Nicholas Forrest Hill Bio: Nicholas Forrest Hill is an award-winning composer and filmmaker from Louisville, KY, known for his ethereal melodic music and atmospheric world-building. His 33-minute orchestral film suite Soul Flyer Pilot - inspired by an unfinished sci-fi story written by his late father - earned the Gold Prize in Original Composition at the 2024 Erik Satie International Music Competition. In 2025, the project also won Best Music Video at the Nyack Sci-Fi Horror Film Festival.

Hill’s filmmaking includes the award-winning short Good Boy, Fox, which received Best Zero Budget Sci-Fi at the 2025 Miami International Film Festival. His music has appeared in a wide range of media projects, including the documentary The Potter’s Field (2013), as well as work for clients such as Big Little Pictures and Five Guys Burgers and Fries. His debut self-titled solo album, released in January 2025, further established his voice as a genre-blurring composer.

Since 2014, Hill has been the lead vocalist, pianist, and songwriter for Phourist & the Photons, a group nominated for Best Avant Garde/Jazz at the 2017 Louisville Music Awards and winner of the 2022 Appalachian Arts & Entertainment Award for Best Pop. He has also directed numerous animated and live-action music videos that fuse storytelling and visual design.
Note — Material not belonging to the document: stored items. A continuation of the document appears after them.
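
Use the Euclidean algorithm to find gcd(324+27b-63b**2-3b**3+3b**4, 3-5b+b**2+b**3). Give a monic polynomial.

3+b

Euclidean algorithm in ℚ[b]:
  3b**4-3b**3-63b**2+27b+324 = (3b-6)(b**3+b**2-5b+3) + (-42b**2-12b+342)
  b**3+b**2-5b+3 = (-(1/42)b-5/294)(-42b**2-12b+342) + ((144/49)b+432/49)
  -42b**2-12b+342 = (-(343/24)b+931/24)((144/49)b+432/49) + (0)
Last nonzero remainder: (144/49)b+432/49. Dividing through by 144/49 gives the monic gcd b+3.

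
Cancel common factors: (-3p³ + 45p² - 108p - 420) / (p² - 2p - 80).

Apply the Euclidean algorithm:
  -3p³ + 45p² - 108p - 420 = (-3p + 39)(p² - 2p - 80) + (-270p + 2700)
  p² - 2p - 80 = (-(1/270)p - 4/135)(-270p + 2700) + (0)
Last nonzero remainder: -270p + 2700. Dividing through by -270 gives the monic gcd p - 10.
Cancel p - 10 from numerator and denominator to get the reduced form.

(-3p² + 15p + 42)/(p + 8)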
A juried member of the Kentucky Performing Arts Directory, Hill continues to develop immersive audiovisual work, including museum installations that integrate ambient orchestral music, film, and immersive visual environments.
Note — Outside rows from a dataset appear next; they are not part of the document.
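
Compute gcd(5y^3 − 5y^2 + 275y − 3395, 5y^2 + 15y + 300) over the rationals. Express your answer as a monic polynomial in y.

Repeated division with remainder:
  5y^3 − 5y^2 + 275y − 3395 = (y − 4)(5y^2 + 15y + 300) + (35y − 2195)
  5y^2 + 15y + 300 = ((1/7)y + 460/49)(35y − 2195) + (1024400/49)
  35y − 2195 = ((343/204880)y − 21511/204880)(1024400/49) + (0)
The last nonzero remainder is the constant 1024400/49, so the polynomials are coprime and gcd = 1.

1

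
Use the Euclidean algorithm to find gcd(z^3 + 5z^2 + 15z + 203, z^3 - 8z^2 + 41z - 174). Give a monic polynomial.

z^2 - 2z + 29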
Nicholas Forrest Hill Artist Statement: My father, Christopher Todd Hill, spent his life creating art - as a painter, illustrator, sculptor, and storyteller - and found success doing what he loved. Alongside that, he kept a personal project close at hand: a science fiction world he called Soul Flyer Pilot. Over time, that mysterious world became inseparable from how I understood him. As a child, I would mess around on the piano while he worked. Occasionally, I'd stumble on a melodic motif, and he'd stop, smile, and say, "Hey, can I use that for my story?"

He passed away in 2017. In missing him, I gathered those melodies and reimagined them as a full orchestral suite. At the time, I was new to orchestral writing. Learning to bring those themes to life with a full ensemble was intense, challenging, and deeply enriching. It felt like collaborating with him again - as if we were side by side, him painting or sculpting and me playing my tunes.

When I created a film for the music, I didn't try to retell his story - I never fully knew it. Instead, I made something new: a celebration of the wonder, imagination, and spirit of exploration he passed down to me.This immersive exhibit is a conversation between his art and mine, and a celebration of the creative and adventurous - this is Soul Flyer Pilot.

The works by my father featured here are called mat sculptures. Before making them, he was known for highly realistic paintings of dolphins and mountain landscapes. While they were working in a frame shop, he was encouraged by my mom to try something new and to move beyond realism.

Using materials from the shop, especially mat board, he began creating metallic tree silhouettes set against portals of otherworldly skies. These sculptures were part of the science fiction world he called Soul Flyer Pilot, though how they fit into that larger story was something only he fully knew.

By the time I was born, these pieces were already scattered throughout the house. They felt ordinary to me then. Only later did I understand how special they were. They have always been my favorite of his works. Their quiet magical realism places something familiar, like trees, into a fantastical world. That sensibility deeply influenced me and carries through my film for Soul Flyer Pilot, for example in moments where everyday objects become something more, like barcodes becoming sentient, growing wings and flying away.

Christopher Todd Hill Bio: Christopher Todd Hill was an award-winning artist from Louisville, KY, whose work appeared in numerous museums and galleries, including the Kentucky Artisan Center at Berea, the Artcraft Collection in Maryland, and the Kentucky State Capitol. A juried member of the Kentucky Crafted Arts Guild, Hill was also a 2006 Chesley Award nominee, recognizing his contributions to imaginative and fantastical art.

His illustration clients include Fantasy Flight Games, Cemetery Dance Publication and Pinnacle Books, among others. Hill was best known for his "mat sculptures" - metallic tree silhouettes suspended in glass, centered around luminous portals to iridescent skies - pieces that reveal their full depth and presence only when experienced in person.

He is survived by his wife, Cathy Hill - also an artist and juried member of the Kentucky Crafted Arts Guild - and his son, Nicholas Forrest Hill, award-winning composer and director.